Millions of gallons of frac water come back to the surface. It could be treated, but in Texas it is most often reinjected into the ground. Millions more gallons of produced water flow out later during gas production. This flow, too, is often tainted with radioactivity and poisons from the shale. Often stored in pits, that waste can leak or overflow while awaiting reinjection.

Simply put: "Each of these wells uses millions of gallons of fresh water, and all of it is going to be contaminated," Ms. Carluccio says.

"Industry spokesmen say such fears are overblown. The wells we drill & are insulated with concrete," says Chip Minty, a spokesman for Devon Energy, an Oklahoma City-based gas company that pioneered hydraulic fracturing in the Barnett shale formation beneath Fort Worth, Texas. "The purpose is to protect any kind of aquifer or ground water layer. Those processes are controlled by regulatory agencies, and that keeps us safe from any kind of aquifer pollution."

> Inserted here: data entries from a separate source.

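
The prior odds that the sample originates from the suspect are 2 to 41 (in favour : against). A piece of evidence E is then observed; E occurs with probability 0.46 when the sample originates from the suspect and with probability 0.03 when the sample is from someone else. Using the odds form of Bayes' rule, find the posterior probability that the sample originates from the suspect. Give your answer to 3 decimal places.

Prior odds = 2/41 = 0.048780. In log-odds, ln(0.048780) = -3.0204.
Add log likelihood ratio: ln(15.333) = 2.7300.
Posterior log-odds = -0.29040, so posterior odds = exp(-0.29040) = 0.74797. Converting, P(H|E) = 0.74797/1.7480 = 0.428.

Posterior probability ≈ 0.428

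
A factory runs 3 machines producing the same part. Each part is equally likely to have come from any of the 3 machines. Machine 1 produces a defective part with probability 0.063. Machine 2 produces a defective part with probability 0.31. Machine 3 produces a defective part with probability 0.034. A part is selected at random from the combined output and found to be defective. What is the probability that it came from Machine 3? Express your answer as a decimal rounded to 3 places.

Posterior probability ≈ 0.084

P(defective|M1) = 0.063; P(defective|M2) = 0.31; P(defective|M3) = 0.034.
Prior × likelihood for each source: 0.333333·0.063=0.02100, 0.333333·0.31=0.1033, 0.333333·0.034=0.01133. Summing gives P(defective) = 0.13567.
P(Machine 3 | defective) = 0.01133 / 0.13567 = 0.084.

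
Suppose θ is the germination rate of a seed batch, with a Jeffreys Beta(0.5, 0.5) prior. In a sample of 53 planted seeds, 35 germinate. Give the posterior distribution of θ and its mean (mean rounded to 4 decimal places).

Posterior: Beta(35.5, 18.5); mean ≈ 0.6574

The binomial likelihood is conjugate to the Beta prior: with 35 successes and 18 failures, the posterior is Beta(0.5+35, 0.5+18) = Beta(35.5, 18.5).
E[θ | data] = 35.5/(35.5+18.5) = 0.6574.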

A pioneer in "best practices," Devon has also developed a way to purify and reuse frac water. But those techniques are costly and not widely used at present. Whether such practices will be required elsewhere is an open question.

Targets for this new kind of drilling

One huge target is the Marcellus shale basin that spans large parts of New York, Pennsylvania, Ohio, and West Virginia. States are eager to get to get new revenues and so are many landowners lining up to sign leases.